Decreasing tobacco-related disparities in Hong Kong is a necessary component of the all-inclusive smoke control program. The inequality of such kind is prevalent among those groups of population that are involved with major tobacco-related attributes, such as patterns, deterrence, and remedy in tobacco use (Thomas et al., 2008, p. 230). Others may include infrastructure, capacity, access to resources, as well as second-hand smoke exposure. One of the goals of tobacco control programs is distinguishing and abolishing tobacco-related imbalance (Thomas et al., 2008, p. 230). However, to achieve the goal, they should be implemented as impartially beneficial for everyone.

Undertakings focused on realizing equity and eradicating tobacco-related disparities may help hasten the decline in tobacco use incidences and access to efficient cessation treatments. Accelerating such procedures will hence moderate the uneven health and economical severity felt by some groups in Hong Kong (Thomas et al., 2008, p. 231). Tobacco-related discrepancies may affect different social groups based age, abilities, educational achievements, occupation, income and social class, geographic location, mental health status, gender identity, history of substance abuse (Thomas et al., 2008, p. 233).
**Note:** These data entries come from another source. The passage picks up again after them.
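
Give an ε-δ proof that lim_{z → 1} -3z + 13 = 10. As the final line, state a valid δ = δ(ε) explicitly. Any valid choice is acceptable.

Let ε > 0 be given. We need δ > 0 so that 0 < |z − 1| < δ implies |(-3z + 13) − 10| < ε.
|(-3z + 13) − 10| = |-3z + 3| = 3|z − 1|.
So 3|z − 1| < ε exactly when |z − 1| < ε/3.
Choosing δ = ε/3 gives |(-3z + 13) − 10| = 3|z − 1| < ε whenever |z − 1| < δ.

δ = ε/3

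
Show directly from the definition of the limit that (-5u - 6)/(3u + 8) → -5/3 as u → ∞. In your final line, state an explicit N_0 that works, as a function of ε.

Let ε > 0 be given. We seek N_0 > 0 such that u > N_0 implies |(-5u - 6)/(3u + 8) + 5/3| < ε.
(-5u - 6)/(3u + 8) + 5/3 = (3(-5u - 6) − (-5)(3u + 8)) / (3(3u + 8)) = 22/(3(3u + 8)).
For u > 0 we have 3u + 8 > 3u, so |(-5u - 6)/(3u + 8) + 5/3| = 22/(3(3u + 8)) < 22/(3·3u) = (22/9)/u.
Thus |(-5u - 6)/(3u + 8) + 5/3| < ε whenever u > (22/9)/ε.
Take N_0 = (22/9)/ε. If u > N_0 then |(-5u - 6)/(3u + 8) + 5/3| < (22/9)/u < ε.

N_0 = (22/9)/ε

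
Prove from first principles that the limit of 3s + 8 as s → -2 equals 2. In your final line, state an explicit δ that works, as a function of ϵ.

Let ϵ > 0. We need δ > 0 so that 0 < |s + 2| < δ implies |(3s + 8) − 2| < ϵ.
|(3s + 8) − 2| = |3s + 6| = 3|s + 2|.
So 3|s + 2| < ϵ exactly when |s + 2| < ϵ/3.
Take δ = ϵ/3. If 0 < |s + 2| < δ then |(3s + 8) − 2| = 3|s + 2| < 3·(ϵ/3) = ϵ.

δ = ϵ/3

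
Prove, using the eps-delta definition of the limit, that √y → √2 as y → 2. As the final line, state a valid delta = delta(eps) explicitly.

Suppose eps > 0. We want delta > 0 such that 0 < |y − 2| < delta implies |√y − √2| < eps.
Rationalise: √y − √2 = (y − 2)/(√y + √2), so |√y − √2| = |y − 2|/(√y + √2).
Restrict delta ≤ 2 so that |y − 2| < 2 forces y > 0, and then √y + √2 > √2.
Hence |√y − √2| < |y − 2|/√2, which is < eps once |y − 2| < √2·eps.
Take delta = min(2, √2·eps). If 0 < |y − 2| < delta then y > 0 and |√y − √2| < |y − 2|/√2 < eps.

delta = min(2, √2·eps)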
To achieve equity and eradicate tobacco-related prejudice, the Government of Hong Kong should create institutions to produce resources and interventions (Lam & He, 2014, p. 1075). Secondly, there should be minimal publicity to the targeted tobacco industry in regards to finance and advertising (Lam & He, 2014, p. 1075). Additionally, comprehensive health coverage for tobacco dependence therapies should be easily accessible(Lam & He, 2014, p. 1075). Lastly, necessary efforts should be made to eradicate tobacco-related disparities in every chronic disease prevention area in Hong Kong (Lam & He, 2014, p. 1075).


In conclusion, this article demonstrates that tobacco control is broadly constructed. It also confirms that public health dialogues are crucial, but do not have the influence to make cigarettes necessary objects of surveillance in Hong Kong. Such monitoring involves a set of concepts, including citizenship, freedom, and identity, as well as individual rights. Such notions produce a variety of symbolic implications of the act of smoking cigarettes as particularly undesirable for users and for non-smokers alike. Despite the unrelenting skepticism and hostility, the prevailing discourse on tobacco usage has gradually moved to being unbecoming, restraining the conflicting views of smokers in Hong Kong.